I have a particular interest in the Mental Health Act 1983, because I played some role in getting some provisions on to the statute book. I am normally very against any retrospective legislation, but in this particular case I strongly support the view taken by the Government, because it is absolutely essential to avoid a situation in which we impose disruption and distress on a large number of people who are vulnerable and in difficult circumstances in any event. For what I may call “human reasons”, the alternative was rightly ruled out, and I support the Government’s view.
I am most grateful to the noble Lord, Lord Williamson. Indeed, it was the well-being of patients that was central in our mind when we sat down to consider how to resolve this very unfortunate situation at the end of last week. I hope and believe that patients should not suffer any inconvenience or distress at all as a result of the remedial route that we chose.
I welcome a review by Dr Harris, but can the Minister say whether, outwith the sphere of mental health, the department has any concerns that there are other areas of health where the Secretary of State would normally delegate authority to strategic health authorities and where that delegation might be further delegated? Is there any belief in the department that any other areas could be similarly ultra vires?

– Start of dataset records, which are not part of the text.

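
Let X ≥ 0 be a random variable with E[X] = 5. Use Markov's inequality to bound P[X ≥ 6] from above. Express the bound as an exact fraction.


μ = E[X] = 5, a = 6.
Markov: P[X ≥ 6] ≤ μ/a = (5)/6 = 5/6.
Numerically: ≈ 0.833333.
(Since a = 6 > μ = 5.000000, the bound 5/6 is < 1 and informative.)

P[X ≥ 6] ≤ 5/6 ≈ 0.833333.


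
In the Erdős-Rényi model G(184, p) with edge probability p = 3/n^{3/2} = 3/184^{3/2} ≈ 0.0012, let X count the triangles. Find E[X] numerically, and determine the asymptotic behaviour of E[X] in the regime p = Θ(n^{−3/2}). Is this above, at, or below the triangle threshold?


Number of potential triangles: C(184, 3) = 1021384.
Each occurs with probability p³ ≈ (0.0012)³ ≈ 1.73654e-09.
By linearity: E[X] = C(184, 3)·p³ ≈ 1021384 · 1.73654e-09 ≈ 0.002.
Since α = 3/2 > 1, p = c/n^{3/2} = o(1/n) is below the triangle threshold p ~ 1/n. Asymptotically E[X] ~ (c³/6)·n^{3(1−α)} = (3³/6)·n^{-1.5} → 0, so by Markov's inequality G has no triangles w.h.p.

E[X] ≈ 0.002; in regime p = Θ(1/n^{3/2}) E[X] tends to 0 (below the triangle threshold p ~ 1/n).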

We are all grateful for the way in which this matter has been handled, and particularly pleased that it will not result in any fundamental change in mental health legislation. I come to this from a point of ignorance, so I hope that the Minister will excuse what seems an innocent question. Does this mean that the future emergency legislation that will come to the House is aimed at deeming that the practitioners who dealt with these cases are now licensed to deal with them, or does it mean that the patients have been deemed to be appropriately assessed?
The question that the noble Lord, Lord Laming, asks is not a naive one at all—it is a very important one. The draft legislation that has been prepared is very narrowly drawn and its effect will be to ratify retrospectively those decisions taken by the panels that assess doctors for approval and treat those decisions by the panel as if they had been lawfully made. So it does not apply directly to patients but to the approval of the clinicians involved.